S.E. M. Prak Sokhonn, Ministre des affaires étrangères

22 septembre 2017 (72e session)

Cambodia
Statement Summary: 

Regrettant le fait que son pays soit régulièrement pris pour cible par certaines institutions des Nations Unies et ONG internationales sur la question des droits de l’homme, M. PRAK SOKHONN, Ministre des affaires étrangères du Cambodge, a dénoncé le manque d’impartialité des observateurs internationaux.  « Et il faut le dire sans détour: l’examen de la situation des droits de l’homme varie selon les opportunités politiques de certaines grandes puissances », a-t-il affirmé, ajoutant que les ONG internationales étaient elles-mêmes « loin d’être politiquement neutres ».  Selon lui, la question des droits de l’homme n’est soulevée qu’en fonction « d’intérêts précis » et « selon les opportunités du moment ». 

M. Sokhonn a estimé que son pays avait lui-même été victime de l’instrumentalisation politique de la question des droits de l’homme pendant les 12 années du régime des Khmers rouges, au cours desquelles les « pires crimes de masse » ont, selon lui, été niés par la communauté internationale.  « Il est douloureux et choquant pour un survivant du régime de Pol Pot d’entendre qualifier, aujourd’hui, par le Rapporteur spécial pour les droits de l’homme au Cambodge, les crimes perpétrés par ce régime de simples ‘troubles’ », s’est-il indigné.

À ces yeux, le Cambodge fait aujourd’hui l’objet de critiques incessantes pour des faits qui sont rapportés de manière « partielle » et « partiale ».  Il s’est ainsi plaint du fait que les rapports sur la question « blâment toujours » le Gouvernement et « érigent les opposants en martyrs de la démocratie ».  Selon lui, les comportements coupables et illégaux de l’opposition ne sont jamais relevés dans ces rapports.

Appelant à tirer les enseignements de l’histoire de son pays, le Ministre a affirmé que, lorsqu’il a par le passé été contraint de suivre la voie imposée par des puissances occidentales, le Cambodge a été conduit à la « catastrophe » et à « une des pires tragédies » du siècle passé.

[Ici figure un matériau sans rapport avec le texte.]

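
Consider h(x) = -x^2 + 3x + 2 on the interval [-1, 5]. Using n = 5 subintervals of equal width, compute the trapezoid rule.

4.56

Δx = (5 − (-1))/5 = 1.2.
h(-1) = -2, h(0.2) = 2.56, h(1.4) = 4.24, h(2.6) = 3.04, h(3.8) = -1.04, h(5) = -8.
T_5 = (Δx/2)·[h(x_0) + 2h(x_1) + ... + 2h(x_{4}) + h(x_5)].
Sum = 4.56.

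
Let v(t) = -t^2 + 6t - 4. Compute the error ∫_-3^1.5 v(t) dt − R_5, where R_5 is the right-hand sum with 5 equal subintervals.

-14.58

Exact integral: ∫_-3^1.5 v(t) dt = -48.375.
R_5 = -33.795.
Error = -48.375 − (-33.795) = -14.58.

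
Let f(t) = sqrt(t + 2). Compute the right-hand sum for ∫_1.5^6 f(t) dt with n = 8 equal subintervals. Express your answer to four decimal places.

Δt = (6 − 1.5)/8 = 0.5625.
Right endpoints: 2.0625, 2.625, 3.1875, 3.75, 4.3125, 4.875, 5.4375, 6.
f(2.0625) ≈ 2.0156, f(2.625) ≈ 2.1506, f(3.1875) ≈ 2.2776, f(3.75) ≈ 2.3979, f(4.3125) ≈ 2.5125, f(4.875) ≈ 2.6220, f(5.4375) ≈ 2.7272, f(6) ≈ 2.8284.
Sum = Δt · [f(2.0625) + f(2.625) + f(3.1875) + ...].
Sum ≈ 10.9866.

10.9866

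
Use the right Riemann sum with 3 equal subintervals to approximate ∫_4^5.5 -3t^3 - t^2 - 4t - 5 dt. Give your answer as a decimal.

Δt = (5.5 − 4)/3 = 0.5.
Right endpoints: 4.5, 5, 5.5.
f(4.5) = -316.625, f(5) = -425, f(5.5) = -556.375.
Sum = Δt · [f(4.5) + f(5) + f(5.5)].
Sum = -649.

-649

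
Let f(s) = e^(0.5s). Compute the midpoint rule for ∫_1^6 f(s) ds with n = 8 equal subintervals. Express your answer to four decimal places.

Δs = (6 − 1)/8 = 0.625.
Midpoints: 1.3125, 1.9375, 2.5625, 3.1875, 3.8125, 4.4375, 5.0625, 5.6875.
f(1.3125) ≈ 1.9276, f(1.9375) ≈ 2.6346, f(2.5625) ≈ 3.6011, f(3.1875) ≈ 4.9222, f(3.8125) ≈ 6.7278, f(4.4375) ≈ 9.1958, f(5.0625) ≈ 12.5692, f(5.6875) ≈ 17.1801.
Sum = Δs · [f(1.3125) + f(1.9375) + f(2.5625) + ...].
Sum ≈ 36.7240.

36.7240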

« Aujourd’hui, on nous accuse de porter atteinte à la démocratie parce que, en vertu des lois existantes, nous poursuivons et punissons des gens qui violent ces lois », a-t-il dénoncé.  Selon lui, le discours de certains gouvernements sur les droits de l’homme et la démocratie serait plus « pertinent et crédible » s’ils se l’appliquaient à eux-mêmes.